Дренка опозорила своих родителей, сбежав в империалистическую страну, она разбила им сердце, и они оба умерли вскоре после ее отъезда, оба от рака. Как бы там ни было, она так любила деньги и «веселье», что, возможно, именно благодаря нежным заботам этих двух упертых коммунистов их дочь, с ее молодым налитым телом и дразняще бандитским из-за приплюснутого носа лицом, избежала чего-то еще более опасного, чем просто стать рабой капитала.
Единственным человеком, которому она могла позволить заплатить за ночь, был кукольник Шаббат, и то за тринадцать лет такое случилось лишь однажды: когда он заикнулся насчет Кристы, беглой немки, продавщицы из гастронома. Он ее выследил и завербовал для их совместных наслаждений. «Наличными!» – предупредила Дренка, хотя вот уже несколько месяцев, с тех пор как Шаббат впервые наткнулся на Кристу, путешествуя автостопом, она и сама предвкушала приключение и была взволнована не меньше Шаббата, так что долго уговаривать ее не пришлось. «Хрустящие банкноты, – сказала она, шаловливо прищурив глаза, и тем не менее всерьез, – плотные и новенькие». Без колебаний соглашаясь на роль, которую она ему отвела, он спросил: «Сколько?» Она ехидно ответила: «Тысячу». – «Тысячу не потяну». – «Тогда забудь. Значит, без меня». – «Суровая ты женщина». – «Да, суровая, – ответила она с удовольствием. – Просто я знаю себе цену». – «Знаешь, стоило некоторого труда все это устроить. Это не вдруг получилось. Может, Криста всего лишь капризный ребенок, но с ней пришлось повозиться. Это ты бы должна мне заплатить». – «Не хочу, чтобы со мной обращались как с дешевкой. Хочу, чтобы как с настоящей шлюхой. Тысяча долларов – или я остаюсь дома». – «Ты требуешь невозможного». – «Тогда забудь». – «Пятьсот». – «Семьсот пятьдесят». – «Пятьсот. Это самое большее, что я могу дать». – «Тогда заплати мне до того, как мы туда пойдем.

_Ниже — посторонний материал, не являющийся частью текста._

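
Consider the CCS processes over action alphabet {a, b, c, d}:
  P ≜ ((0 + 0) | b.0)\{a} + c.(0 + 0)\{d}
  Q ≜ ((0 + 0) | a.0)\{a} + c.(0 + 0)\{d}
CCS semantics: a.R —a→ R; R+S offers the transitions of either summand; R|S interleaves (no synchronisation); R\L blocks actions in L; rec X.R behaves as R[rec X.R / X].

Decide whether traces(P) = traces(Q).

traces(P) ≠ traces(Q) — witness ⟨b⟩

LTS(P): 3 reachable states
  m0 = ((0 + 0) | b.0)\{a} + c.(0 + 0)\{d} ⊢ --b--▸ m1, --c--▸ m2
  m1 = ((0 + 0) | 0)\{a} ⊢ deadlocked
  m2 = (0 + 0)\{d} ⊢ deadlocked
LTS(Q): 2 reachable states
  n0 = ((0 + 0) | a.0)\{a} + c.(0 + 0)\{d} ⊢ --c--▸ n1
  n1 = (0 + 0)\{d} ⊢ deadlocked
Run σ = ⟨b⟩ on P: start {m0}
  after b @ step 1: {m1}
  P completes σ.
Run σ = ⟨b⟩ on Q: start {n0}
  after b @ step 1: no successor for Q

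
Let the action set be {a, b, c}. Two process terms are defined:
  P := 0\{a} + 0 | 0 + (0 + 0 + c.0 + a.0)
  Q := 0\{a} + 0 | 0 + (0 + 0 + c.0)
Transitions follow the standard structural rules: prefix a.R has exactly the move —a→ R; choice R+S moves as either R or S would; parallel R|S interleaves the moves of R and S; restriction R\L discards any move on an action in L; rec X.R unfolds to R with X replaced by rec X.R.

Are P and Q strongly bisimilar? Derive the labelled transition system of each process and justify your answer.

NO

P's transition system — 2 states:
  p0 = 0\{a} + 0 | 0 + (0 + 0 + c.0 + a.0) has moves ··a··> p1, ··c··> p1
  p1 = 0 has moves ·
Q's transition system — 2 states:
  q0 = 0\{a} + 0 | 0 + (0 + 0 + c.0) has moves ··c··> q1
  q1 = 0 has moves ·
Coarsest stable partition (strong bisimilarity classes):
  B0 = {p0}
  B1 = {p1, q1}
  B2 = {q0}
p0 ∈ B0, q0 ∈ B2 → different blocks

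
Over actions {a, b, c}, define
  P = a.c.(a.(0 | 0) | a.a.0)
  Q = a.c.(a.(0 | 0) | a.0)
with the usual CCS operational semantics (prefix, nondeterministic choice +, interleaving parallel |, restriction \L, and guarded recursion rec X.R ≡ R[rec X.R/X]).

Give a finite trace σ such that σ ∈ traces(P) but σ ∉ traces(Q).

acaaa

P's transition system — 8 states:
  p0 = a.c.(a.(0 | 0) | a.a.0) :: --a--▸ p1
  p1 = c.(a.(0 | 0) | a.a.0) :: --c--▸ p2
  p2 = a.(0 | 0) | a.a.0 :: --a--▸ p3, --a--▸ p4
  p3 = 0 | 0 | a.a.0 :: --a--▸ p5
  p4 = a.(0 | 0) | a.0 :: --a--▸ p5, --a--▸ p6
  p5 = 0 | 0 | a.0 :: --a--▸ p7
  p6 = a.(0 | 0) | 0 :: --a--▸ p7
  p7 = 0 | 0 | 0 :: (no moves)
Q's transition system — 6 states:
  q0 = a.c.(a.(0 | 0) | a.0) :: --a--▸ q1
  q1 = c.(a.(0 | 0) | a.0) :: --c--▸ q2
  q2 = a.(0 | 0) | a.0 :: --a--▸ q3, --a--▸ q4
  q3 = 0 | 0 | a.0 :: --a--▸ q5
  q4 = a.(0 | 0) | 0 :: --a--▸ q5
  q5 = 0 | 0 | 0 :: (no moves)
Trace ⟨acaaa⟩ through P, begin at {p0}:
  step 1 (a): {p1}
  step 2 (c): {p2}
  step 3 (a): {p3, p4}
  step 4 (a): {p5, p6}
  step 5 (a): {p7}
  ✓ P
Trace ⟨acaaa⟩ through Q, begin at {q0}:
  step 1 (a): {q1}
  step 2 (c): {q2}
  step 3 (a): {q3, q4}
  step 4 (a): {q5}
  step 5 (a): no successor for Q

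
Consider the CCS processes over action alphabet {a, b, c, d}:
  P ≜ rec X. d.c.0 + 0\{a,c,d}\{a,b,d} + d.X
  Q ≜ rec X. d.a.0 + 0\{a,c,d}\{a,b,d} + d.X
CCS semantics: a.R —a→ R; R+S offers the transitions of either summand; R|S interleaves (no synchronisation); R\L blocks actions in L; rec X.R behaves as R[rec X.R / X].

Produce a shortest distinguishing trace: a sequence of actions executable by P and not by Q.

dc

Reachable graph of P (3 states):
  m0 = rec X. d.c.0 + 0\{a,c,d}\{a,b,d} + d.X ⊢ =d=> m0, =d=> m1
  m1 = c.0 ⊢ =c=> m2
  m2 = 0 ⊢ ∅
Reachable graph of Q (3 states):
  n0 = rec X. d.a.0 + 0\{a,c,d}\{a,b,d} + d.X ⊢ =d=> n0, =d=> n1
  n1 = a.0 ⊢ =a=> n2
  n2 = 0 ⊢ ∅
Trace ⟨dc⟩ through P, begin at {m0}:
  step 1 (d): {m0, m1}
  step 2 (c): {m2}
  P completes σ.
Trace ⟨dc⟩ through Q, begin at {n0}:
  step 1 (d): {n0, n1}
  step 2 (c): ∅  — Q cannot continue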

Я хочу идти туда уже с деньгами в кармане, зная, что мне заплачено и я должна отработать. Хочу чувствовать себя настоящей шлюхой». – «Сомневаюсь, – заметил Шаббат, – что для того, чтобы чувствовать себя настоящей шлюхой, хватит одних только денег». – «Мне хватит». – «Везет тебе». – «Это тебе везет, – с вызовом сказала Дренка, – ладно, пятьсот. Но деньги вперед. Я должна получить все целиком накануне вечером».
Условия сделки они обсуждали, трогая друг друга на брезенте в Гроте.
Вообще-то Шаббата деньги не интересовали. Но с тех пор как из-за артрита он перестал участвовать в международных кукольных фестивалях, а его мастер-класс больше не включали в рассчитанный на четыре года курс в колледже, где все уже знали, какой он выродок, он материально зависел от жены, так что не мог безболезненно отслюнить пять из двухсот двадцати стодолларовых бумажек, которые Розеанна ежегодно зарабатывала в местной средней школе, и отдать их женщине, чей среднегодовой доход от семейной гостиницы равнялся 150 000 долларам.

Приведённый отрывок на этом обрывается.